Transcriptome assembly reveals putative genes involved in monoterpenoid indole alkaloid biosynthesis in Ochrosia elliptica.

Abstract

Monoterpenoid indole alkaloids (MIAs) are a class of plant-derived secondary metabolites which display valuable pharmacological properties, including the anticancer drug vinblastine from Catharanthus roseus and the antihypertensive reserpine from Rauvolfia serpentina. Decades of research employing methods such as radiolabelled feeding studies, protein purification, transcriptome sequencing, gene silencing, mutant screening, and cell culture have facilitated the characterization of dozens of MIA pathway genes in these two species. This knowledge is now facilitating the identification and characterization of biosynthetic pathways of other MIA-producing species through the ability to generate high-throughput sequencing databases and search for homologues of existing MIA biosynthetic genes.
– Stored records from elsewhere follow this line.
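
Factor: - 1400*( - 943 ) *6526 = 8615625200  =  2^4*5^2*7^1*13^1*23^1*41^1*251^1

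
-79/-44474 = 79/44474 = 0.00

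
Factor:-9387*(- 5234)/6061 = 2^1*3^2*7^1*11^( - 1)*19^(-1)*29^ (-1 ) * 149^1*2617^1 = 49131558/6061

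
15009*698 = 10476282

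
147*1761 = 258867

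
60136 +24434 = 84570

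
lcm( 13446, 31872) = 860544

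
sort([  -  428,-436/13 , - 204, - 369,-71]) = [-428,  -  369, - 204,-71, - 436/13 ] 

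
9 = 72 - 63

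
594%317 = 277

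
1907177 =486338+1420839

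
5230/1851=2  +  1528/1851 = 2.83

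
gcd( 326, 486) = 2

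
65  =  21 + 44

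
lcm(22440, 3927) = 157080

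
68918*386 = 26602348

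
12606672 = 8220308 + 4386364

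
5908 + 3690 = 9598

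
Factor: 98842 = 2^1*73^1*677^1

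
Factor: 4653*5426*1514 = 2^2*3^2*11^1*  47^1 * 757^1 * 2713^1 = 38224227492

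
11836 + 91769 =103605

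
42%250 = 42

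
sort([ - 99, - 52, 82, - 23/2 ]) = [ - 99,-52,  -  23/2, 82 ] 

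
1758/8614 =879/4307 = 0.20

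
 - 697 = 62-759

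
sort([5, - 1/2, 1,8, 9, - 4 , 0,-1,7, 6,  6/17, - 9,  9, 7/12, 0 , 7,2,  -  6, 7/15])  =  [ - 9,- 6, - 4,  -  1,-1/2, 0 , 0, 6/17, 7/15,7/12, 1, 2,5,  6, 7,7, 8, 9, 9 ]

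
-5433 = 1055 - 6488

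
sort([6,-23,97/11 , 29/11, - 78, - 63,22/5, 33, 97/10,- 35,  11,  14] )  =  [ - 78, - 63,-35 , - 23,  29/11, 22/5 , 6,  97/11, 97/10, 11,14, 33 ] 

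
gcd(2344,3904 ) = 8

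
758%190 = 188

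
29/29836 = 29/29836 = 0.00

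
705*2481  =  1749105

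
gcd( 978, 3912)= 978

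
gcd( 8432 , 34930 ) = 2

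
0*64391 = 0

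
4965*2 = 9930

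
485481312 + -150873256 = 334608056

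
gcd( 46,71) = 1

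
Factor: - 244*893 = -217892 = - 2^2*19^1 *47^1*61^1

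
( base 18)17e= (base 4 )13100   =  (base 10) 464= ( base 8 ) 720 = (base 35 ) D9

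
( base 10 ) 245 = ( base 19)ch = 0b11110101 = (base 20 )c5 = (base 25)9K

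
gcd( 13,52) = 13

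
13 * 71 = 923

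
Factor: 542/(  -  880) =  - 2^( - 3) * 5^( - 1) * 11^( - 1)*271^1  =  - 271/440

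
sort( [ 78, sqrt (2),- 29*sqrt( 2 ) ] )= [  -  29*sqrt( 2) , sqrt ( 2), 78]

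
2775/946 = 2775/946=2.93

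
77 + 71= 148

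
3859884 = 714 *5406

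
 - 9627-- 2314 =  - 7313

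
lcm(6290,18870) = 18870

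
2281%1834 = 447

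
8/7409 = 8/7409 =0.00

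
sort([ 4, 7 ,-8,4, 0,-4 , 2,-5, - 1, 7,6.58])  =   [ - 8,-5,  -  4 ,-1,0, 2  ,  4, 4, 6.58,7, 7]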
Ochrosia elliptica accumulates biologically active MIAs, including the antitumour ellipticine and the analgesics apparicine and conolidine. Little is known about the biosynthesis of these MIAs, however. In this study, the O. elliptica leaf transcriptome was generated using Illumina sequencing and assembled de novo into ~25 000 representative peptide sequences with the Trinity pipeline. The transcriptome was used to identify OeOMT, which showed activity towards 16-hydroxytabersonine and is expected to accept other endogenous and unidentified MIA substrates. Eleven CYP candidates were also identified from the transcriptome and cloned, but no activity was observed towards 11 MIA substrates tested here. Another CYP candidate, Oe10HL1, showed activity towards tabersonine, although its endogenous substrate remains unknown. Recombinant Oe10HL1 and OeOMT were biochemically characterized using their non-natural substrates tabersonine and 16-hydroxytabersonine, respectively, towards which they exhibited high KM values. The transcriptome will provide a valuable resouce for future ongoing research into MIA biosynthetic pathways.